Les pupilles dilatées et les membres frissonnants, Pia entrouvrit les lèvres à la sortie d'un élève aux cheveux roux et au regard las. Pourtant, elle ne fit aucun geste ni ne dit un mot pour signaler sa présence. Elle le fixa jusqu'à ce qu'il eût quitté son champ de vision, puis, comme ranimée, se précipita vers lui. Talonnant sa proie, Emma-Rose ne manqua rien de cette course effrénée. Après avoir ralenti le pas, les adolescentes ne tardèrent pas à se retrouver dehors, et s'immobilisèrent au niveau du portail. Pia ne s'était pas retournée une fois, comme si lui seul comptait depuis qu'elle l'avait vu. Elle pencha la tête par-dessus les grandes portes, ce qui obligea sa traqueuse à se rapprocher d'elle pour avoir un meilleur visuel de ce qu'elle espionnait.
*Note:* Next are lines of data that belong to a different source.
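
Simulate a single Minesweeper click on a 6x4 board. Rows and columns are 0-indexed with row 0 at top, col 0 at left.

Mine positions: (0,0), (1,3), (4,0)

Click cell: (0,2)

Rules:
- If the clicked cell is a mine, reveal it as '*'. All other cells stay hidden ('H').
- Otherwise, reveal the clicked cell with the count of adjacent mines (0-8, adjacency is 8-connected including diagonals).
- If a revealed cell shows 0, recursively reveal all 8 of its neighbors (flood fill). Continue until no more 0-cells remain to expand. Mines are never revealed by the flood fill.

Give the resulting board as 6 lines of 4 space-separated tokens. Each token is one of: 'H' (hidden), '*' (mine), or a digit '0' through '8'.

H H 1 H
H H H H
H H H H
H H H H
H H H H
H H H H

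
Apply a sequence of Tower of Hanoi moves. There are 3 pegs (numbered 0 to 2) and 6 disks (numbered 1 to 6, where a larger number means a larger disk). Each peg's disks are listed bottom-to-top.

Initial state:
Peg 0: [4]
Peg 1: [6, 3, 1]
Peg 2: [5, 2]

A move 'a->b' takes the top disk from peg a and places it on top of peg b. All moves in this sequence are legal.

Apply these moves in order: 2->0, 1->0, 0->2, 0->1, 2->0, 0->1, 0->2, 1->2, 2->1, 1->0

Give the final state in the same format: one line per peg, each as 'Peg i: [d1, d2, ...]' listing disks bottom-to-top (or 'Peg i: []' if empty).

After move 1 (2->0):
Peg 0: [4, 2]
Peg 1: [6, 3, 1]
Peg 2: [5]

After move 2 (1->0):
Peg 0: [4, 2, 1]
Peg 1: [6, 3]
Peg 2: [5]

After move 3 (0->2):
Peg 0: [4, 2]
Peg 1: [6, 3]
Peg 2: [5, 1]

After move 4 (0->1):
Peg 0: [4]
Peg 1: [6, 3, 2]
Peg 2: [5, 1]

After move 5 (2->0):
Peg 0: [4, 1]
Peg 1: [6, 3, 2]
Peg 2: [5]

After move 6 (0->1):
Peg 0: [4]
Peg 1: [6, 3, 2, 1]
Peg 2: [5]

After move 7 (0->2):
Peg 0: []
Peg 1: [6, 3, 2, 1]
Peg 2: [5, 4]

After move 8 (1->2):
Peg 0: []
Peg 1: [6, 3, 2]
Peg 2: [5, 4, 1]

After move 9 (2->1):
Peg 0: []
Peg 1: [6, 3, 2, 1]
Peg 2: [5, 4]

After move 10 (1->0):
Peg 0: [1]
Peg 1: [6, 3, 2]
Peg 2: [5, 4]

Answer: Peg 0: [1]
Peg 1: [6, 3, 2]
Peg 2: [5, 4]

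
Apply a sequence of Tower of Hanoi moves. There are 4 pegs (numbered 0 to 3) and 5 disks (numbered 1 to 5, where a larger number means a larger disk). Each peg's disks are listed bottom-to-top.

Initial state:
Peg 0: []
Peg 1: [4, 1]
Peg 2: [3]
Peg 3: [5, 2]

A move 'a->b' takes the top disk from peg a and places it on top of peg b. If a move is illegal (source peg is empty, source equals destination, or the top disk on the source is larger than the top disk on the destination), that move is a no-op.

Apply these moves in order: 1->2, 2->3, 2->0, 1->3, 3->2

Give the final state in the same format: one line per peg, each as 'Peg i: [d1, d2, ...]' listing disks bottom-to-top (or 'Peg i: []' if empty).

Answer: Peg 0: [3]
Peg 1: [4]
Peg 2: [1]
Peg 3: [5, 2]

Derivation:
After move 1 (1->2):
Peg 0: []
Peg 1: [4]
Peg 2: [3, 1]
Peg 3: [5, 2]

After move 2 (2->3):
Peg 0: []
Peg 1: [4]
Peg 2: [3]
Peg 3: [5, 2, 1]

After move 3 (2->0):
Peg 0: [3]
Peg 1: [4]
Peg 2: []
Peg 3: [5, 2, 1]

After move 4 (1->3):
Peg 0: [3]
Peg 1: [4]
Peg 2: []
Peg 3: [5, 2, 1]

After move 5 (3->2):
Peg 0: [3]
Peg 1: [4]
Peg 2: [1]
Peg 3: [5, 2]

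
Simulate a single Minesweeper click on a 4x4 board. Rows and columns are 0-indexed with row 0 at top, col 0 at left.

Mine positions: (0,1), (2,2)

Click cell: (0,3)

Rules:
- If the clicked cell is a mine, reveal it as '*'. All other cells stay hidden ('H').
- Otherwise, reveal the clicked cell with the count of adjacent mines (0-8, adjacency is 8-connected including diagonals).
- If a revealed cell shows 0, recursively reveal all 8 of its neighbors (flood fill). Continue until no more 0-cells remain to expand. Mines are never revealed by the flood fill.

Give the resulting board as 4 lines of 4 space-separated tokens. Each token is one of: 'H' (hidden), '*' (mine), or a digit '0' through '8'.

H H 1 0
H H 2 1
H H H H
H H H H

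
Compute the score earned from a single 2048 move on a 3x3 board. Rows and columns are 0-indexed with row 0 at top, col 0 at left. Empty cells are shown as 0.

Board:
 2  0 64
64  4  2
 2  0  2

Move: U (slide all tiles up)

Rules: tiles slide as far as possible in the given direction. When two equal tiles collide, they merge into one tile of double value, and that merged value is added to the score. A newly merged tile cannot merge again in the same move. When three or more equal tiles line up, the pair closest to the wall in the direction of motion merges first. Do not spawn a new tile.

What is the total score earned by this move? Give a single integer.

Answer: 4

Derivation:
Slide up:
col 0: [2, 64, 2] -> [2, 64, 2]  score +0 (running 0)
col 1: [0, 4, 0] -> [4, 0, 0]  score +0 (running 0)
col 2: [64, 2, 2] -> [64, 4, 0]  score +4 (running 4)
Board after move:
 2  4 64
64  0  4
 2  0  0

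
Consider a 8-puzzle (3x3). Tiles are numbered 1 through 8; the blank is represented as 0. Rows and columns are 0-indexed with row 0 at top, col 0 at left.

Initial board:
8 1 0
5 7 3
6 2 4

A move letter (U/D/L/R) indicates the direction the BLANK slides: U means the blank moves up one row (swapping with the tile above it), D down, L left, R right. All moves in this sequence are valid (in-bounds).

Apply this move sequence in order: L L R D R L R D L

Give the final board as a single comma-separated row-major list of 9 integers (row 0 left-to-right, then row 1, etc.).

After move 1 (L):
8 0 1
5 7 3
6 2 4

After move 2 (L):
0 8 1
5 7 3
6 2 4

After move 3 (R):
8 0 1
5 7 3
6 2 4

After move 4 (D):
8 7 1
5 0 3
6 2 4

After move 5 (R):
8 7 1
5 3 0
6 2 4

After move 6 (L):
8 7 1
5 0 3
6 2 4

After move 7 (R):
8 7 1
5 3 0
6 2 4

After move 8 (D):
8 7 1
5 3 4
6 2 0

After move 9 (L):
8 7 1
5 3 4
6 0 2

Answer: 8, 7, 1, 5, 3, 4, 6, 0, 2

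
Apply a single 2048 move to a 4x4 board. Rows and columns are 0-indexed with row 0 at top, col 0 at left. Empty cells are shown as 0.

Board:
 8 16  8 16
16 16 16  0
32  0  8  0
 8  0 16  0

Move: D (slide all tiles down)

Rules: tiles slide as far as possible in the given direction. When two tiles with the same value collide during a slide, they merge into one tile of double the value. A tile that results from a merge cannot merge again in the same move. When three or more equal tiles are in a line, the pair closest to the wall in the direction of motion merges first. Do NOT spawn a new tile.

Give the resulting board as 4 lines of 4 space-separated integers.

Answer:  8  0  8  0
16  0 16  0
32  0  8  0
 8 32 16 16

Derivation:
Slide down:
col 0: [8, 16, 32, 8] -> [8, 16, 32, 8]
col 1: [16, 16, 0, 0] -> [0, 0, 0, 32]
col 2: [8, 16, 8, 16] -> [8, 16, 8, 16]
col 3: [16, 0, 0, 0] -> [0, 0, 0, 16]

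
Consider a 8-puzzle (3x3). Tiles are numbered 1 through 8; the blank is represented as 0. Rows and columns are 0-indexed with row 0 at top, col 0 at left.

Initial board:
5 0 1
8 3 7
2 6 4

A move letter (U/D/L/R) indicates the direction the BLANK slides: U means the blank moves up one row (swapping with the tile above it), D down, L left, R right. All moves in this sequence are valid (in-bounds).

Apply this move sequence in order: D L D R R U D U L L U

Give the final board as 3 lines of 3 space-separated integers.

Answer: 0 3 1
5 2 8
6 4 7

Derivation:
After move 1 (D):
5 3 1
8 0 7
2 6 4

After move 2 (L):
5 3 1
0 8 7
2 6 4

After move 3 (D):
5 3 1
2 8 7
0 6 4

After move 4 (R):
5 3 1
2 8 7
6 0 4

After move 5 (R):
5 3 1
2 8 7
6 4 0

After move 6 (U):
5 3 1
2 8 0
6 4 7

After move 7 (D):
5 3 1
2 8 7
6 4 0

After move 8 (U):
5 3 1
2 8 0
6 4 7

After move 9 (L):
5 3 1
2 0 8
6 4 7

After move 10 (L):
5 3 1
0 2 8
6 4 7

After move 11 (U):
0 3 1
5 2 8
6 4 7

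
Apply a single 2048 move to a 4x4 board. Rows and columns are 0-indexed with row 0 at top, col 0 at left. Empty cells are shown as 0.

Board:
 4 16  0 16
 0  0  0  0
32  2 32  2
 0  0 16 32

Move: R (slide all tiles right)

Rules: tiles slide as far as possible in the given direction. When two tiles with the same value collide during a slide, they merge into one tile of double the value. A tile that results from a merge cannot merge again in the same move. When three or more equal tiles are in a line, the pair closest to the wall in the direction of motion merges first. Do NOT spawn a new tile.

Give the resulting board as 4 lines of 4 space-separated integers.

Slide right:
row 0: [4, 16, 0, 16] -> [0, 0, 4, 32]
row 1: [0, 0, 0, 0] -> [0, 0, 0, 0]
row 2: [32, 2, 32, 2] -> [32, 2, 32, 2]
row 3: [0, 0, 16, 32] -> [0, 0, 16, 32]

Answer:  0  0  4 32
 0  0  0  0
32  2 32  2
 0  0 16 32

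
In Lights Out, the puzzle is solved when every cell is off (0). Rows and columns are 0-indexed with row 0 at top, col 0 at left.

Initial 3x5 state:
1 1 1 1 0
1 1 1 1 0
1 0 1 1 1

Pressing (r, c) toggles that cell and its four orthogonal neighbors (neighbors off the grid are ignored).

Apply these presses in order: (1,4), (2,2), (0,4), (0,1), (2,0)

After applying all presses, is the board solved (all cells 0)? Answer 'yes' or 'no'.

Answer: yes

Derivation:
After press 1 at (1,4):
1 1 1 1 1
1 1 1 0 1
1 0 1 1 0

After press 2 at (2,2):
1 1 1 1 1
1 1 0 0 1
1 1 0 0 0

After press 3 at (0,4):
1 1 1 0 0
1 1 0 0 0
1 1 0 0 0

After press 4 at (0,1):
0 0 0 0 0
1 0 0 0 0
1 1 0 0 0

After press 5 at (2,0):
0 0 0 0 0
0 0 0 0 0
0 0 0 0 0

Lights still on: 0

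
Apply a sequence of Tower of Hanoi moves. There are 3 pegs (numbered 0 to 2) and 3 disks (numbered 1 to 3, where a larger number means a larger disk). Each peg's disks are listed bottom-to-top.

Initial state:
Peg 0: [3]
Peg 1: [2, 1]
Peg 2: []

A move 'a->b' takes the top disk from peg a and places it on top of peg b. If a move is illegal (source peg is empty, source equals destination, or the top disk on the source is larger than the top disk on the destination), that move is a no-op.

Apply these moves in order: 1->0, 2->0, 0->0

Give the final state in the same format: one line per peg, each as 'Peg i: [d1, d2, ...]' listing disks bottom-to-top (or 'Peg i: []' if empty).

Answer: Peg 0: [3, 1]
Peg 1: [2]
Peg 2: []

Derivation:
After move 1 (1->0):
Peg 0: [3, 1]
Peg 1: [2]
Peg 2: []

After move 2 (2->0):
Peg 0: [3, 1]
Peg 1: [2]
Peg 2: []

After move 3 (0->0):
Peg 0: [3, 1]
Peg 1: [2]
Peg 2: []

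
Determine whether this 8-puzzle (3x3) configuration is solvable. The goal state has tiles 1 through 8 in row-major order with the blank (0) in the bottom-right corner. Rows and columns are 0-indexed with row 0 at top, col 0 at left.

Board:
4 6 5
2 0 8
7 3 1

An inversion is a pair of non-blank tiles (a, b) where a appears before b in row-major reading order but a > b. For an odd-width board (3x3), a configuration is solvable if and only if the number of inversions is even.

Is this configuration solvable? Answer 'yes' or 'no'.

Inversions (pairs i<j in row-major order where tile[i] > tile[j] > 0): 17
17 is odd, so the puzzle is not solvable.

Answer: no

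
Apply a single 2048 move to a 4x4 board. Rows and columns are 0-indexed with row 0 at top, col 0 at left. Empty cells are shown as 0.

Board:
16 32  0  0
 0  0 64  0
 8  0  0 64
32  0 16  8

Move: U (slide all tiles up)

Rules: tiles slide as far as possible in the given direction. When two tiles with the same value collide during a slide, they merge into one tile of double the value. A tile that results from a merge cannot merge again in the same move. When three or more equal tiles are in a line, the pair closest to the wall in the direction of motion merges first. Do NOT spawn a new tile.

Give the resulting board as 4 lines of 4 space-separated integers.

Slide up:
col 0: [16, 0, 8, 32] -> [16, 8, 32, 0]
col 1: [32, 0, 0, 0] -> [32, 0, 0, 0]
col 2: [0, 64, 0, 16] -> [64, 16, 0, 0]
col 3: [0, 0, 64, 8] -> [64, 8, 0, 0]

Answer: 16 32 64 64
 8  0 16  8
32  0  0  0
 0  0  0  0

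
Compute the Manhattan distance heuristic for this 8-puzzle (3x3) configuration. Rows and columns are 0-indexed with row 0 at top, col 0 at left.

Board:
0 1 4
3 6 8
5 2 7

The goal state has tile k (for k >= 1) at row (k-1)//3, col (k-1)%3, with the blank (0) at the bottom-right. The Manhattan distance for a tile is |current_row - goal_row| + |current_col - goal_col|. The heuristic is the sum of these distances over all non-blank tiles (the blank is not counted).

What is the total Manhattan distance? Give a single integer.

Tile 1: at (0,1), goal (0,0), distance |0-0|+|1-0| = 1
Tile 4: at (0,2), goal (1,0), distance |0-1|+|2-0| = 3
Tile 3: at (1,0), goal (0,2), distance |1-0|+|0-2| = 3
Tile 6: at (1,1), goal (1,2), distance |1-1|+|1-2| = 1
Tile 8: at (1,2), goal (2,1), distance |1-2|+|2-1| = 2
Tile 5: at (2,0), goal (1,1), distance |2-1|+|0-1| = 2
Tile 2: at (2,1), goal (0,1), distance |2-0|+|1-1| = 2
Tile 7: at (2,2), goal (2,0), distance |2-2|+|2-0| = 2
Sum: 1 + 3 + 3 + 1 + 2 + 2 + 2 + 2 = 16

Answer: 16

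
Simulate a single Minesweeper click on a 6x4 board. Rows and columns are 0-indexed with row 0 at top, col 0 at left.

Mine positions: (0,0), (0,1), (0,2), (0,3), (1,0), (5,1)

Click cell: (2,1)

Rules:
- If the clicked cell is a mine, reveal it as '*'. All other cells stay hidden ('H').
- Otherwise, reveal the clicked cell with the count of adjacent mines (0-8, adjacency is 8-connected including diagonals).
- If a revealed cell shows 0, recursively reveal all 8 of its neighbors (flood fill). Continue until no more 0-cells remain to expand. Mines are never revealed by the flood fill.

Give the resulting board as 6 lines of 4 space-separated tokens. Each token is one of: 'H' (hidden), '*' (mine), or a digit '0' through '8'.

H H H H
H H H H
H 1 H H
H H H H
H H H H
H H H H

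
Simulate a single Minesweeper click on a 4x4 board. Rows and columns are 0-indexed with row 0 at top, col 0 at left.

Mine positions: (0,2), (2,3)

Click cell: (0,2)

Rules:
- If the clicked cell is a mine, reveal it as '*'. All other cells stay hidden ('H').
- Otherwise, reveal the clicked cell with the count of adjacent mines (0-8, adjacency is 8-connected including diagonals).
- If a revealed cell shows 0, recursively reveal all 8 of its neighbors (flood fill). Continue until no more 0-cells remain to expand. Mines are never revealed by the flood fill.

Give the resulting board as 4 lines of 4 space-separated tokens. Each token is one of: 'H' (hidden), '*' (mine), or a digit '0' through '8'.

H H * H
H H H H
H H H H
H H H H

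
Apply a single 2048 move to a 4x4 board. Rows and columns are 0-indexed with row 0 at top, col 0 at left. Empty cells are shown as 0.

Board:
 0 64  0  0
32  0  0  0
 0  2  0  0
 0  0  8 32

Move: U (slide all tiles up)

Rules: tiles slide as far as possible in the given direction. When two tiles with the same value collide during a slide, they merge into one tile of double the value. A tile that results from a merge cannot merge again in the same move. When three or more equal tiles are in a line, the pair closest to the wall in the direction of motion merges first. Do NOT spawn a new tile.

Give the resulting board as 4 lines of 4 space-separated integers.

Answer: 32 64  8 32
 0  2  0  0
 0  0  0  0
 0  0  0  0

Derivation:
Slide up:
col 0: [0, 32, 0, 0] -> [32, 0, 0, 0]
col 1: [64, 0, 2, 0] -> [64, 2, 0, 0]
col 2: [0, 0, 0, 8] -> [8, 0, 0, 0]
col 3: [0, 0, 0, 32] -> [32, 0, 0, 0]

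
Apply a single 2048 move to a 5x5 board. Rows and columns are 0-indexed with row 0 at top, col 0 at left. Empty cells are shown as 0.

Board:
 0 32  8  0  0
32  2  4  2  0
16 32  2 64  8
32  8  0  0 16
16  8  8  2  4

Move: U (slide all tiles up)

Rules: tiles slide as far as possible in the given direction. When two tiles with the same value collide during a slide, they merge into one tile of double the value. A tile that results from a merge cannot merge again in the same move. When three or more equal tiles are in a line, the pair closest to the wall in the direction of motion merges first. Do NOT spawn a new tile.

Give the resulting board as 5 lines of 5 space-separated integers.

Slide up:
col 0: [0, 32, 16, 32, 16] -> [32, 16, 32, 16, 0]
col 1: [32, 2, 32, 8, 8] -> [32, 2, 32, 16, 0]
col 2: [8, 4, 2, 0, 8] -> [8, 4, 2, 8, 0]
col 3: [0, 2, 64, 0, 2] -> [2, 64, 2, 0, 0]
col 4: [0, 0, 8, 16, 4] -> [8, 16, 4, 0, 0]

Answer: 32 32  8  2  8
16  2  4 64 16
32 32  2  2  4
16 16  8  0  0
 0  0  0  0  0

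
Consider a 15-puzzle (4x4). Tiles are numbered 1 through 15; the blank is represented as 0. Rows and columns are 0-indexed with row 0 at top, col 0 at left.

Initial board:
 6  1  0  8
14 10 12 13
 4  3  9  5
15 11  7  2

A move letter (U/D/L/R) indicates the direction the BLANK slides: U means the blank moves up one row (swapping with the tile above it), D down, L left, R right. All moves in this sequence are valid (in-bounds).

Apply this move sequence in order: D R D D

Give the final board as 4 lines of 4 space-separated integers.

Answer:  6  1 12  8
14 10 13  5
 4  3  9  2
15 11  7  0

Derivation:
After move 1 (D):
 6  1 12  8
14 10  0 13
 4  3  9  5
15 11  7  2

After move 2 (R):
 6  1 12  8
14 10 13  0
 4  3  9  5
15 11  7  2

After move 3 (D):
 6  1 12  8
14 10 13  5
 4  3  9  0
15 11  7  2

After move 4 (D):
 6  1 12  8
14 10 13  5
 4  3  9  2
15 11  7  0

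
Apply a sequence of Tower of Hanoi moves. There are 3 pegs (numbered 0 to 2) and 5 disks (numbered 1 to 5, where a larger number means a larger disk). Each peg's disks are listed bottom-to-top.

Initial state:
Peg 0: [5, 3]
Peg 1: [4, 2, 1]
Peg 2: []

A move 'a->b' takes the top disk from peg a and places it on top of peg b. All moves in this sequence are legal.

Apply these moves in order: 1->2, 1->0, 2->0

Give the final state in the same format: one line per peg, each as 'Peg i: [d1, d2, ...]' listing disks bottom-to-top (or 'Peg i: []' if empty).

Answer: Peg 0: [5, 3, 2, 1]
Peg 1: [4]
Peg 2: []

Derivation:
After move 1 (1->2):
Peg 0: [5, 3]
Peg 1: [4, 2]
Peg 2: [1]

After move 2 (1->0):
Peg 0: [5, 3, 2]
Peg 1: [4]
Peg 2: [1]

After move 3 (2->0):
Peg 0: [5, 3, 2, 1]
Peg 1: [4]
Peg 2: []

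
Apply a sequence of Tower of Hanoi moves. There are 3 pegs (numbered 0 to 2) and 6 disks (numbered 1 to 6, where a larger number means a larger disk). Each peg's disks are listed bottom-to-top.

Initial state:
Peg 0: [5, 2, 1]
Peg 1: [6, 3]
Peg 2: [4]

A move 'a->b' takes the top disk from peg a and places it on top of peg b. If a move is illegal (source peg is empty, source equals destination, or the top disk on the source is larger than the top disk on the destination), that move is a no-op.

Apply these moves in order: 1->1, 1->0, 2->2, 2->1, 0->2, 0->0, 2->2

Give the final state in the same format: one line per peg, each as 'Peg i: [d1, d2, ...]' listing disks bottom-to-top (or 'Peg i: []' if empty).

After move 1 (1->1):
Peg 0: [5, 2, 1]
Peg 1: [6, 3]
Peg 2: [4]

After move 2 (1->0):
Peg 0: [5, 2, 1]
Peg 1: [6, 3]
Peg 2: [4]

After move 3 (2->2):
Peg 0: [5, 2, 1]
Peg 1: [6, 3]
Peg 2: [4]

After move 4 (2->1):
Peg 0: [5, 2, 1]
Peg 1: [6, 3]
Peg 2: [4]

After move 5 (0->2):
Peg 0: [5, 2]
Peg 1: [6, 3]
Peg 2: [4, 1]

After move 6 (0->0):
Peg 0: [5, 2]
Peg 1: [6, 3]
Peg 2: [4, 1]

After move 7 (2->2):
Peg 0: [5, 2]
Peg 1: [6, 3]
Peg 2: [4, 1]

Answer: Peg 0: [5, 2]
Peg 1: [6, 3]
Peg 2: [4, 1]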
Soudain, comme si la foudre l'avait frappée, Pia changea d'attitude. Son regard doux et rêveur devint terrible et affolé. Ses mains tremblaient, à la limite de la convulsion ; et sa mine accablée la rendait misérable. C'était comme si son petit cœur venait de se briser en mille morceaux, ou qu'on venait de lui planter un poignard dans le dos. Elle était si déplorable que sa détractrice ressentit de la peine pour elle. Mais fort heureusement, cela ne dura qu'une seconde. Louis Nattier tenait dans ses bras une jeune fille aux cheveux rouges et à l'aspect aussi gothique que sexy. Son sourire en disait long sur leur relation, et ses manières calmes et sereines lui donnaient un air étonnamment sympathique.

Impuissante, Pia s'enfuit en courant, les yeux larmoyants. Emma-Rose, elle, resta encore quelque temps à épier les tourtereaux, son ennemie ne lui ayant fourni aucune information palpitante. Cependant, elle n'aurait jamais imaginé Poil de carotte dans un strip-club, et encore moins capable de se pavaner avec l'une de ses danseuses en public. Ainsi, l'expression "ne pas se fier aux apparences" s'imposa-t-elle à son esprit.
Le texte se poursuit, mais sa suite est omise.